3.5 KiB
Analysis: Text → Markdown → HTML vs. Text → HTML Direct
Date: 2026-02-25 Branch: extract-content-from-pdf Decision: Keep current direct text → HTML approach — no code changes warranted
Context
We have two heuristic parsers that convert Pdfium-extracted page text to HTML for the Text View:
lib/pdf_text_to_html.rb(Ruby — used in ERB views)app/javascript/template_builder/pdf_text_to_html.js(JS — used in document.vue)
The question was whether it would be better to emit Markdown from the heuristics and render it to HTML using an existing renderer, rather than emitting HTML directly.

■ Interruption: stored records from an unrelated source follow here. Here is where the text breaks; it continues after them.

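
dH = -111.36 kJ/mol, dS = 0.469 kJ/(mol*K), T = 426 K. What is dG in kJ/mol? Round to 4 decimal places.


Gibbs: dG = dH - T*dS (consistent units, dS already in kJ/(mol*K)).
T*dS = 426 * 0.469 = 199.794
dG = -111.36 - (199.794)
dG = -311.154 kJ/mol, rounded to 4 dp:

-311.1540 kJ/mol


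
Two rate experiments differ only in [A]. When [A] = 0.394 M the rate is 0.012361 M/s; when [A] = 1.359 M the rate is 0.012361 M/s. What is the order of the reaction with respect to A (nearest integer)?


Rate is proportional to [A]^n, so rate2/rate1 = ([A]2/[A]1)^n. Take logs to solve for n.
rate2/rate1 = 0.012361 / 0.012361 = 1.0
[A]2/[A]1 = 1.359 / 0.394 = 3.4492
n = ln(1.0) / ln(3.4492) = 0.0
Nearest integer order:

0


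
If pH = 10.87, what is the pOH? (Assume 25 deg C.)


At 25 deg C, pH + pOH = 14.
pOH = 14 - pH = 14 - 10.87
pOH = 3.13:

3.13


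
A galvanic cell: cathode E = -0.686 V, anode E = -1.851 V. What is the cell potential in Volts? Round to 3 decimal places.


Standard cell potential: E_cell = E_cathode - E_anode.
E_cell = -0.686 - (-1.851)
E_cell = 1.165 V, rounded to 3 dp:

1.165 V


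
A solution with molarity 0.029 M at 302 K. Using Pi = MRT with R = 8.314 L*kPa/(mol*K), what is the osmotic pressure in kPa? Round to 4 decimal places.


Osmotic pressure (van't Hoff): Pi = M*R*T.
RT = 8.314 * 302 = 2510.828
Pi = 0.029 * 2510.828
Pi = 72.814012 kPa, rounded to 4 dp:

72.8140 kPa


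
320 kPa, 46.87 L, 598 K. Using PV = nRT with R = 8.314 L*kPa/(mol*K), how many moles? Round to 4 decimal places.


PV = nRT, solve for n = PV / (RT).
PV = 320 * 46.87 = 14998.4
RT = 8.314 * 598 = 4971.772
n = 14998.4 / 4971.772
n = 3.01671114 mol, rounded to 4 dp:

3.0167 mol


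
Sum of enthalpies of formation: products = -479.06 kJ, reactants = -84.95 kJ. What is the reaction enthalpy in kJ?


dH_rxn = sum(dH_f products) - sum(dH_f reactants)
dH_rxn = -479.06 - (-84.95)
dH_rxn = -394.11 kJ:

-394.11 kJ


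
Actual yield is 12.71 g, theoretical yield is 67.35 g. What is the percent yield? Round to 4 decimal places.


% yield = 100 * actual / theoretical
% yield = 100 * 12.71 / 67.35
% yield = 18.87156644 %, rounded to 4 dp:

18.8716 %


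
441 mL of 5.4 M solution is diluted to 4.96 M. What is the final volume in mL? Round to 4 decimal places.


Dilution: M1*V1 = M2*V2, solve for V2.
V2 = M1*V1 / M2
V2 = 5.4 * 441 / 4.96
V2 = 2381.4 / 4.96
V2 = 480.12096774 mL, rounded to 4 dp:

480.1210 mL


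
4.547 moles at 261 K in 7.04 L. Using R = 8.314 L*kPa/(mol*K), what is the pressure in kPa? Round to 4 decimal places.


PV = nRT, solve for P = nRT / V.
nRT = 4.547 * 8.314 * 261 = 9866.7808
P = 9866.7808 / 7.04
P = 1401.53136364 kPa, rounded to 4 dp:

1401.5314 kPa


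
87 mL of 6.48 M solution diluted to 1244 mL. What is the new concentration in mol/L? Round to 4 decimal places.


Dilution: M1*V1 = M2*V2, solve for M2.
M2 = M1*V1 / V2
M2 = 6.48 * 87 / 1244
M2 = 563.76 / 1244
M2 = 0.45318328 mol/L, rounded to 4 dp:

0.4532 mol/L


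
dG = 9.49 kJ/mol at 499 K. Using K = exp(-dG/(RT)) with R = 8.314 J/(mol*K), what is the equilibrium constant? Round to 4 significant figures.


dG is in kJ/mol; multiply by 1000 to match R in J/(mol*K).
RT = 8.314 * 499 = 4148.686 J/mol
exponent = -dG*1000 / (RT) = -(9.49*1000) / 4148.686 = -2.28747126
K = exp(-2.28747126)
K = 0.10152286, rounded to 4 significant figures:

0.1015


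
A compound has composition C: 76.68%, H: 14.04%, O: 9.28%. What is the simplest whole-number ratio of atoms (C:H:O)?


Assume 100 g of compound, divide each mass% by atomic mass to get moles, then normalize by the smallest to get a raw atom ratio.
Moles per 100 g: C: 76.68/12.011 = 6.3841, H: 14.04/1.008 = 13.9286, O: 9.28/15.999 = 0.58
Raw ratio (divide by min = 0.58): C: 11.006, H: 24.013, O: 1.0
Multiply by 1 to clear fractions: C: 11.006 ~= 11, H: 24.013 ~= 24, O: 1.0 ~= 1
Reduce by GCD to get the simplest whole-number ratio:

11:24:1


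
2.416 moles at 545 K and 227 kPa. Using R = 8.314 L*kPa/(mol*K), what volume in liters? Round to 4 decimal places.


PV = nRT, solve for V = nRT / P.
nRT = 2.416 * 8.314 * 545 = 10947.2101
V = 10947.2101 / 227
V = 48.22559515 L, rounded to 4 dp:

48.2256 L


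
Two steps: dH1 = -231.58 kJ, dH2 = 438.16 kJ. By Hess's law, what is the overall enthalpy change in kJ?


Hess's law: enthalpy is a state function, so add the step enthalpies.
dH_total = dH1 + dH2 = -231.58 + (438.16)
dH_total = 206.58 kJ:

206.58 kJ


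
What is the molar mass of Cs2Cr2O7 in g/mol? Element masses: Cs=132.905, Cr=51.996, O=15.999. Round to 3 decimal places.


M = sum(count * atomic_mass) over atoms.
M = 2*132.905 + 2*51.996 + 7*15.999
M = 265.81 + 103.992 + 111.993
M = 481.795 g/mol, rounded to 3 dp:

481.795 g/mol


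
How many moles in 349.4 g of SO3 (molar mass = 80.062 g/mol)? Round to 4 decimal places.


n = mass / M
n = 349.4 / 80.062
n = 4.36411781 mol, rounded to 4 dp:

4.3641 mol


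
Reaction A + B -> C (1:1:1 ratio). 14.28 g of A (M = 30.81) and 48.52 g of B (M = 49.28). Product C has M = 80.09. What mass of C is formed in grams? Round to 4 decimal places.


Find moles of each reactant; the smaller value is the limiting reagent in a 1:1:1 reaction, so moles_C equals moles of the limiter.
n_A = mass_A / M_A = 14.28 / 30.81 = 0.463486 mol
n_B = mass_B / M_B = 48.52 / 49.28 = 0.984578 mol
Limiting reagent: A (smaller), n_limiting = 0.463486 mol
mass_C = n_limiting * M_C = 0.463486 * 80.09
mass_C = 37.12059374 g, rounded to 4 dp:

37.1206 g


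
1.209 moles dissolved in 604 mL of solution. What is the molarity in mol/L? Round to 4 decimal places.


Convert volume to liters: V_L = V_mL / 1000.
V_L = 604 / 1000 = 0.604 L
M = n / V_L = 1.209 / 0.604
M = 2.00165563 mol/L, rounded to 4 dp:

2.0017 mol/L


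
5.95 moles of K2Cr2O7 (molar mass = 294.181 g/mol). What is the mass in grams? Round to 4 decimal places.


mass = n * M
mass = 5.95 * 294.181
mass = 1750.37695 g, rounded to 4 dp:

1750.3770 g


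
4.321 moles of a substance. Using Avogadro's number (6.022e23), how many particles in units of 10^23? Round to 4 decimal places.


N = n * NA, then divide by 1e23 for the requested units.
N / 1e23 = n * 6.022
N / 1e23 = 4.321 * 6.022
N / 1e23 = 26.021062, rounded to 4 dp:

26.0211


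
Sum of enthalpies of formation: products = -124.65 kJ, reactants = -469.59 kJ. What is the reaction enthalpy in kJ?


dH_rxn = sum(dH_f products) - sum(dH_f reactants)
dH_rxn = -124.65 - (-469.59)
dH_rxn = 344.94 kJ:

344.94 kJ


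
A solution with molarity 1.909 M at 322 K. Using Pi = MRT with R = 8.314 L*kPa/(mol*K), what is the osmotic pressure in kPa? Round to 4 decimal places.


Osmotic pressure (van't Hoff): Pi = M*R*T.
RT = 8.314 * 322 = 2677.108
Pi = 1.909 * 2677.108
Pi = 5110.599172 kPa, rounded to 4 dp:

5110.5992 kPa


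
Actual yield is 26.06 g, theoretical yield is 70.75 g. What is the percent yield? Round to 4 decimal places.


% yield = 100 * actual / theoretical
% yield = 100 * 26.06 / 70.75
% yield = 36.83392226 %, rounded to 4 dp:

36.8339 %


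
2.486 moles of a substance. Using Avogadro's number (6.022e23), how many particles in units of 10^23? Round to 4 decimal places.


N = n * NA, then divide by 1e23 for the requested units.
N / 1e23 = n * 6.022
N / 1e23 = 2.486 * 6.022
N / 1e23 = 14.970692, rounded to 4 dp:

14.9707


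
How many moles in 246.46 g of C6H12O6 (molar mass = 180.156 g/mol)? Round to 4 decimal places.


n = mass / M
n = 246.46 / 180.156
n = 1.36803659 mol, rounded to 4 dp:

1.3680 mol


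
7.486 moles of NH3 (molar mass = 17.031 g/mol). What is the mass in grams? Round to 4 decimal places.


mass = n * M
mass = 7.486 * 17.031
mass = 127.494066 g, rounded to 4 dp:

127.4941 g


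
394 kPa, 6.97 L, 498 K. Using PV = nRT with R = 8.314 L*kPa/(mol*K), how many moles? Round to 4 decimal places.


PV = nRT, solve for n = PV / (RT).
PV = 394 * 6.97 = 2746.18
RT = 8.314 * 498 = 4140.372
n = 2746.18 / 4140.372
n = 0.6632689 mol, rounded to 4 dp:

0.6633 mol


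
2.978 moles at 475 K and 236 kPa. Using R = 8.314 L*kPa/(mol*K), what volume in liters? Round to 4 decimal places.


PV = nRT, solve for V = nRT / P.
nRT = 2.978 * 8.314 * 475 = 11760.5687
V = 11760.5687 / 236
V = 49.83291822 L, rounded to 4 dp:

49.8329 L


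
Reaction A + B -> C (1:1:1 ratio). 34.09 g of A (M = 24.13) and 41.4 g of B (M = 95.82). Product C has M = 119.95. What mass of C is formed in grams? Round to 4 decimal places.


Find moles of each reactant; the smaller value is the limiting reagent in a 1:1:1 reaction, so moles_C equals moles of the limiter.
n_A = mass_A / M_A = 34.09 / 24.13 = 1.412764 mol
n_B = mass_B / M_B = 41.4 / 95.82 = 0.43206 mol
Limiting reagent: B (smaller), n_limiting = 0.43206 mol
mass_C = n_limiting * M_C = 0.43206 * 119.95
mass_C = 51.825597 g, rounded to 4 dp:

51.8256 g


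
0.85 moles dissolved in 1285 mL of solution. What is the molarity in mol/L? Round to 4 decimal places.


Convert volume to liters: V_L = V_mL / 1000.
V_L = 1285 / 1000 = 1.285 L
M = n / V_L = 0.85 / 1.285
M = 0.6614786 mol/L, rounded to 4 dp:

0.6615 mol/L


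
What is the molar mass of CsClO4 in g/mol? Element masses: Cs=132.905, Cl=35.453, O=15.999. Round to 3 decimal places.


M = sum(count * atomic_mass) over atoms.
M = 1*132.905 + 1*35.453 + 4*15.999
M = 132.905 + 35.453 + 63.996
M = 232.354 g/mol, rounded to 3 dp:

232.354 g/mol


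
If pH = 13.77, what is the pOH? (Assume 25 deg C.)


At 25 deg C, pH + pOH = 14.
pOH = 14 - pH = 14 - 13.77
pOH = 0.23:

0.23


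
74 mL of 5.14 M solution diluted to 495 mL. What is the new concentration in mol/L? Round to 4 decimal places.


Dilution: M1*V1 = M2*V2, solve for M2.
M2 = M1*V1 / V2
M2 = 5.14 * 74 / 495
M2 = 380.36 / 495
M2 = 0.76840404 mol/L, rounded to 4 dp:

0.7684 mol/L


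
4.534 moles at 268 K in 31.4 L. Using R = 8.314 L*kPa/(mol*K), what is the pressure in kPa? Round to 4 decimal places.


PV = nRT, solve for P = nRT / V.
nRT = 4.534 * 8.314 * 268 = 10102.4412
P = 10102.4412 / 31.4
P = 321.73379618 kPa, rounded to 4 dp:

321.7338 kPa


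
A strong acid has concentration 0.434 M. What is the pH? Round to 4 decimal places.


A strong acid dissociates completely, so [H+] equals the given concentration.
pH = -log10([H+]) = -log10(0.434)
pH = 0.36251027, rounded to 4 dp:

0.3625


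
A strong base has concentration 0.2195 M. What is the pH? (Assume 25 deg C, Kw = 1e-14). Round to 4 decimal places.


A strong base dissociates completely, so [OH-] equals the given concentration.
pOH = -log10([OH-]) = -log10(0.2195) = 0.658565
pH = 14 - pOH = 14 - 0.658565
pH = 13.341435, rounded to 4 dp:

13.3414


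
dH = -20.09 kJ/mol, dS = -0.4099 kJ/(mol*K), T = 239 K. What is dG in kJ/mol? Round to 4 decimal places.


Gibbs: dG = dH - T*dS (consistent units, dS already in kJ/(mol*K)).
T*dS = 239 * -0.4099 = -97.9661
dG = -20.09 - (-97.9661)
dG = 77.8761 kJ/mol, rounded to 4 dp:

77.8761 kJ/mol


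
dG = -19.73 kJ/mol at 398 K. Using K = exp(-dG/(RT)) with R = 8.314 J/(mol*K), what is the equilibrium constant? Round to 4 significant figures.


dG is in kJ/mol; multiply by 1000 to match R in J/(mol*K).
RT = 8.314 * 398 = 3308.972 J/mol
exponent = -dG*1000 / (RT) = -(-19.73*1000) / 3308.972 = 5.9625769
K = exp(5.9625769)
K = 388.61024, rounded to 4 significant figures:

388.6


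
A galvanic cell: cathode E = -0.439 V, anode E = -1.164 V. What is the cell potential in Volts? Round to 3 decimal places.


Standard cell potential: E_cell = E_cathode - E_anode.
E_cell = -0.439 - (-1.164)
E_cell = 0.725 V, rounded to 3 dp:

0.725 V


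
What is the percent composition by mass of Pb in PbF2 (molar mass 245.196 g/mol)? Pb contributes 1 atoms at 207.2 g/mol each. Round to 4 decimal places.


pct = 100 * (n_elem * M_elem) / M_total
mass_contribution = 1 * 207.2 = 207.2 g/mol
pct = 100 * 207.2 / 245.196
pct = 84.50382551 %, rounded to 4 dp:

84.5038 %


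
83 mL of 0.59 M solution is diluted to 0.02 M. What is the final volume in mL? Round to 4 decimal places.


Dilution: M1*V1 = M2*V2, solve for V2.
V2 = M1*V1 / M2
V2 = 0.59 * 83 / 0.02
V2 = 48.97 / 0.02
V2 = 2448.5 mL, rounded to 4 dp:

2448.5000 mL


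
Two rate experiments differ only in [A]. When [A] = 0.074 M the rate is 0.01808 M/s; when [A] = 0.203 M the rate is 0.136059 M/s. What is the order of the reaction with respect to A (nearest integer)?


Rate is proportional to [A]^n, so rate2/rate1 = ([A]2/[A]1)^n. Take logs to solve for n.
rate2/rate1 = 0.136059 / 0.01808 = 7.5254
[A]2/[A]1 = 0.203 / 0.074 = 2.7432
n = ln(7.5254) / ln(2.7432) = 2.0
Nearest integer order:

2


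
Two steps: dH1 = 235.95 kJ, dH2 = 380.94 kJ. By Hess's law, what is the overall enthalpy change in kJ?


Hess's law: enthalpy is a state function, so add the step enthalpies.
dH_total = dH1 + dH2 = 235.95 + (380.94)
dH_total = 616.89 kJ:

616.89 kJ


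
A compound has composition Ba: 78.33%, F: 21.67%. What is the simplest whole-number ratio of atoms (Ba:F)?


Assume 100 g of compound, divide each mass% by atomic mass to get moles, then normalize by the smallest to get a raw atom ratio.
Moles per 100 g: Ba: 78.33/137.327 = 0.5704, F: 21.67/18.998 = 1.1406
Raw ratio (divide by min = 0.5704): Ba: 1.0, F: 2.0
Multiply by 1 to clear fractions: Ba: 1.0 ~= 1, F: 2.0 ~= 2
Reduce by GCD to get the simplest whole-number ratio:

1:2


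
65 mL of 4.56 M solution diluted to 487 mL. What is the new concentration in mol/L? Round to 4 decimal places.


Dilution: M1*V1 = M2*V2, solve for M2.
M2 = M1*V1 / V2
M2 = 4.56 * 65 / 487
M2 = 296.4 / 487
M2 = 0.60862423 mol/L, rounded to 4 dp:

0.6086 mol/L


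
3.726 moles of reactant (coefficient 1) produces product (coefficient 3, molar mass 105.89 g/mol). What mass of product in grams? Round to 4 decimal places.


Use the coefficient ratio to convert reactant moles to product moles, then multiply by the product's molar mass.
moles_P = moles_R * (coeff_P / coeff_R) = 3.726 * (3/1) = 11.178
mass_P = moles_P * M_P = 11.178 * 105.89
mass_P = 1183.63842 g, rounded to 4 dp:

1183.6384 g


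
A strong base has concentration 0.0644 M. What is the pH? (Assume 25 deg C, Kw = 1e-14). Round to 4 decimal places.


A strong base dissociates completely, so [OH-] equals the given concentration.
pOH = -log10([OH-]) = -log10(0.0644) = 1.191114
pH = 14 - pOH = 14 - 1.191114
pH = 12.808886, rounded to 4 dp:

12.8089


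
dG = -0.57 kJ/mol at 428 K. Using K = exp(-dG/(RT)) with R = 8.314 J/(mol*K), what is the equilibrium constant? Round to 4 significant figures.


dG is in kJ/mol; multiply by 1000 to match R in J/(mol*K).
RT = 8.314 * 428 = 3558.392 J/mol
exponent = -dG*1000 / (RT) = -(-0.57*1000) / 3558.392 = 0.16018471
K = exp(0.16018471)
K = 1.1737277, rounded to 4 significant figures:

1.174


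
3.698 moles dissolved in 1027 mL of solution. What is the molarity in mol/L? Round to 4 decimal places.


Convert volume to liters: V_L = V_mL / 1000.
V_L = 1027 / 1000 = 1.027 L
M = n / V_L = 3.698 / 1.027
M = 3.60077897 mol/L, rounded to 4 dp:

3.6008 mol/L


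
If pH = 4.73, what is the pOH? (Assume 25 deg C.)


At 25 deg C, pH + pOH = 14.
pOH = 14 - pH = 14 - 4.73
pOH = 9.27:

9.27


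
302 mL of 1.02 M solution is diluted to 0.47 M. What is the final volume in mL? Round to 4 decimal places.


Dilution: M1*V1 = M2*V2, solve for V2.
V2 = M1*V1 / M2
V2 = 1.02 * 302 / 0.47
V2 = 308.04 / 0.47
V2 = 655.40425532 mL, rounded to 4 dp:

655.4043 mL


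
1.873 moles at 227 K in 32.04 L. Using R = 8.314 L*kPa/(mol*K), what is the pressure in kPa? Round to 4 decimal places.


PV = nRT, solve for P = nRT / V.
nRT = 1.873 * 8.314 * 227 = 3534.8717
P = 3534.8717 / 32.04
P = 110.32683208 kPa, rounded to 4 dp:

110.3268 kPa


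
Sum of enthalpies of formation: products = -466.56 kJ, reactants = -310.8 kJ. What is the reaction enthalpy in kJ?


dH_rxn = sum(dH_f products) - sum(dH_f reactants)
dH_rxn = -466.56 - (-310.8)
dH_rxn = -155.76 kJ:

-155.76 kJ


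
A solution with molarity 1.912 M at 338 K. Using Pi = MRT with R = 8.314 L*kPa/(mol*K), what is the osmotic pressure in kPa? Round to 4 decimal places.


Osmotic pressure (van't Hoff): Pi = M*R*T.
RT = 8.314 * 338 = 2810.132
Pi = 1.912 * 2810.132
Pi = 5372.972384 kPa, rounded to 4 dp:

5372.9724 kPa


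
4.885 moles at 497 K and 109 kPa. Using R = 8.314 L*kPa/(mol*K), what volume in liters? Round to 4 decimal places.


PV = nRT, solve for V = nRT / P.
nRT = 4.885 * 8.314 * 497 = 20185.1033
V = 20185.1033 / 109
V = 185.18443394 L, rounded to 4 dp:

185.1844 L


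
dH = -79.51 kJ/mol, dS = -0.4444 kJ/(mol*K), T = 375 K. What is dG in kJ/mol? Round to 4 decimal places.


Gibbs: dG = dH - T*dS (consistent units, dS already in kJ/(mol*K)).
T*dS = 375 * -0.4444 = -166.65
dG = -79.51 - (-166.65)
dG = 87.14 kJ/mol, rounded to 4 dp:

87.1400 kJ/mol


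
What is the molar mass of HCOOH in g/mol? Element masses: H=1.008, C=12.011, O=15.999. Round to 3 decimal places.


M = sum(count * atomic_mass) over atoms.
M = 2*1.008 + 1*12.011 + 2*15.999
M = 2.016 + 12.011 + 31.998
M = 46.025 g/mol, rounded to 3 dp:

46.025 g/mol


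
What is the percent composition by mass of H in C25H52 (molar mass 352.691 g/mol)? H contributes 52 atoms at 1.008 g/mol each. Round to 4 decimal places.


pct = 100 * (n_elem * M_elem) / M_total
mass_contribution = 52 * 1.008 = 52.416 g/mol
pct = 100 * 52.416 / 352.691
pct = 14.86173449 %, rounded to 4 dp:

14.8617 %


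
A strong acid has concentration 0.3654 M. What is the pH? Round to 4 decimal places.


A strong acid dissociates completely, so [H+] equals the given concentration.
pH = -log10([H+]) = -log10(0.3654)
pH = 0.43723146, rounded to 4 dp:

0.4372


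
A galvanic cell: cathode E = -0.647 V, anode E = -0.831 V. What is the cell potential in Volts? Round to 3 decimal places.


Standard cell potential: E_cell = E_cathode - E_anode.
E_cell = -0.647 - (-0.831)
E_cell = 0.184 V, rounded to 3 dp:

0.184 V


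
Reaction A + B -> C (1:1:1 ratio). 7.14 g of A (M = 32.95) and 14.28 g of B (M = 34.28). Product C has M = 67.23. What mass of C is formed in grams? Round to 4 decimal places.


Find moles of each reactant; the smaller value is the limiting reagent in a 1:1:1 reaction, so moles_C equals moles of the limiter.
n_A = mass_A / M_A = 7.14 / 32.95 = 0.216692 mol
n_B = mass_B / M_B = 14.28 / 34.28 = 0.416569 mol
Limiting reagent: A (smaller), n_limiting = 0.216692 mol
mass_C = n_limiting * M_C = 0.216692 * 67.23
mass_C = 14.56820316 g, rounded to 4 dp:

14.5682 g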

Recommendation: Keep the current direct text → HTML approach
Why the Markdown intermediate doesn't help here
1. No full Markdown renderer in Ruby
MarkdownToHtml.rb is not a Markdown parser — it's a single-line link regex converter. Using Markdown on the Ruby side would require adding a new gem (kramdown, redcarpet, commonmarker). That's a meaningful dependency for no functional gain.
2. snarkdown is inline-only
The only Markdown library in the JS bundle (snarkdown v2.0.0) handles inline syntax (bold, italic, code, links) but has no block-level support — no headings rendered from ##, no unordered list rendering from - item. It cannot replace the list/heading logic in the current heuristic.
3. dir="auto" can't be expressed in Markdown
The current parsers emit <p dir="auto"> on every body paragraph for RTL language support. Standard Markdown has no mechanism for this HTML attribute. A Markdown renderer would produce <p> without it, breaking Arabic/Hebrew/Persian documents.
4. PDF text contains Markdown-significant characters
Legal and business PDFs routinely contain *, _, [ref], #3, & in their natural text. Running these through a Markdown renderer would corrupt the output (e.g., Clause *3* applies → Clause <em>3</em> applies). Escaping all Markdown metacharacters before conversion would make the heuristic code more complex, not simpler.
5. No reduction in complexity
The heuristic logic (detect ALL_CAPS headings, numbered headings, bullet lines) is the same regardless of output format. Emitting ## HEADING instead of <h2>HEADING</h2> saves a few characters but changes nothing meaningful. Two parallel implementations (Ruby + JS) remain necessary either way.
What would actually improve the parsers
Instead of changing the output format, future improvements should focus on detection quality:
-
Font-size–aware headings — Pdfium exposes
text_nodeswith bounding-box metadata. Larger font → heading, regardless of ALL_CAPS or numbering. This is a future enhancement. -
Numbered list items vs. section headings — Currently
1. Itemalways becomes<h3>, even if it's a true numbered list item. This could be disambiguated by line length or context. Low priority. -
Multi-language heading detection — ALL_CAPS doesn't work in languages without case (Arabic, CJK). Font-size detection would fix this too.
Decision
No code changes. The current implementations in lib/pdf_text_to_html.rb and app/javascript/template_builder/pdf_text_to_html.js are correct and well-suited for this use case.
If a future requirement emerges to store Markdown rather than raw text in the metadata (e.g. for integration with external tools), the conversion should happen at extraction time in lib/templates/process_document.rb, and a full Markdown gem would need to be added. That is out of scope.